Not just the history of generation after generation is like this, but also the essential nature of the individual. The head of the non-Jew might sometimes be precious like gold, but the other parts of the body go down level after level to the lowliest.
It is not like that with Jews. About them it says – “This is how the Menorah is made: from one piece of gold. From its base to its ornamental flowers, it is of one piece.” This tells us two things.
Regarding the history of generation after generation, although there are vast differences between the later generations and the earlier ones, the Jewish people is “one piece of gold” from beginning to end.
And regarding the nature of the individual, the Jew is one piece of gold all the way from his “base,” his lowest aspects, how he eats and drinks and conducts his mundane business, up to his “ornamental flowers,” his spiritual beauty and splendor, when he learns Torah and does mitzvos. It is all one piece of pure gold.
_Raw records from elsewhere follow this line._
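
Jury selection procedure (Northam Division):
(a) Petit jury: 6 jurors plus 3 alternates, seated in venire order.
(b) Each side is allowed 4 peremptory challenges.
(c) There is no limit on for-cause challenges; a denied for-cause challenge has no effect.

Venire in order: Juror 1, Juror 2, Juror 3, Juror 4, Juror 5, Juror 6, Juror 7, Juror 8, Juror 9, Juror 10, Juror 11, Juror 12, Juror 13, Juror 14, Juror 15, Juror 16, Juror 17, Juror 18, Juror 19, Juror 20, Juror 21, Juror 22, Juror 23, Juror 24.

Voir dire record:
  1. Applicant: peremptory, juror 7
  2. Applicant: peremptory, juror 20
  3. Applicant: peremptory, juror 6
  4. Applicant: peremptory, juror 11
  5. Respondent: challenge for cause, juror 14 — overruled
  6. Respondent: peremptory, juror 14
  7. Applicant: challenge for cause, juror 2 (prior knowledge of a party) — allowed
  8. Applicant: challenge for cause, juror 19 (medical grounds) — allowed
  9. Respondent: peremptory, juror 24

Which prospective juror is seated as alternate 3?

13

Removed: #2, #6, #7, #11, #14, #19, #20, #24.
Seating in order: seats 1–6 → #1, #3, #4, #5, #8, #9; alternates → #10, #12, #13.
So alternate 3 is #13.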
All this teaches us that a Jew’s essential form and nature can never change. Jews will always dress modestly, speak respectfully, do business honestly, have mesirus nefesh for Torah and mitzvos. Even in this last generation, which is so much lower than that of our forefathers, we still need to preserve the pure form of a Jew, which is to be one piece of pure gold.
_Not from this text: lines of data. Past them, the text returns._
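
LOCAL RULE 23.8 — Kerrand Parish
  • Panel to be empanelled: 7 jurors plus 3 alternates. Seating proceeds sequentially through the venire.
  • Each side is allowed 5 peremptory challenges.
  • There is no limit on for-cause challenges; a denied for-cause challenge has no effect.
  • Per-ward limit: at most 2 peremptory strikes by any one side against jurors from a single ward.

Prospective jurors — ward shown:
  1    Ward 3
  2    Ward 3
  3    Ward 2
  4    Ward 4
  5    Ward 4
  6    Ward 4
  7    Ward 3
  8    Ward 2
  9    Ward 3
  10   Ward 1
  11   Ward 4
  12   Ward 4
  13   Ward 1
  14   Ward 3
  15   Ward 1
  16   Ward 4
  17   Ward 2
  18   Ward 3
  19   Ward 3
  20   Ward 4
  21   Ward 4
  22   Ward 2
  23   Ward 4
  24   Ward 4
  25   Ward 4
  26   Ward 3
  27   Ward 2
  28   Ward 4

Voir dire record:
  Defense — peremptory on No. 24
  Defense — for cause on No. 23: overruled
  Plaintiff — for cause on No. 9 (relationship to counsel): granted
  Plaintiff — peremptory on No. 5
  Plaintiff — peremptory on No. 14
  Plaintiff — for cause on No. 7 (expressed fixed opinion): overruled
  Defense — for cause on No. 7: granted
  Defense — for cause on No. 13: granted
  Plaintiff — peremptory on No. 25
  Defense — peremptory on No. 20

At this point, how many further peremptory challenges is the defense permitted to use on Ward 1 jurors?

2

Defense peremptories so far: #24, #20 — 2 of 5 used, 3 left overall.
Against Ward 1: none yet — per-ward cap 2 leaves 2.
Binding limit: min(3, 2) = 2.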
This applies as well to the way a person conducts his day. Not only the hours that he devotes to avodas Hashem are pure gold. Also when he is engaged in physical matters, he needs to do everything l’sheim Shamayim, to gain strength for serving Hashem. And the way he does these things should be with humility and modesty, free from pursuit of excess materiality.
Whether it is the “base” or the “flowers,” it is all one Menorah on which the sacred lamps burn with flames of kedushah. It is all one piece, all pure gold. This is what a Jew looks like; this is what Hashem is proud of.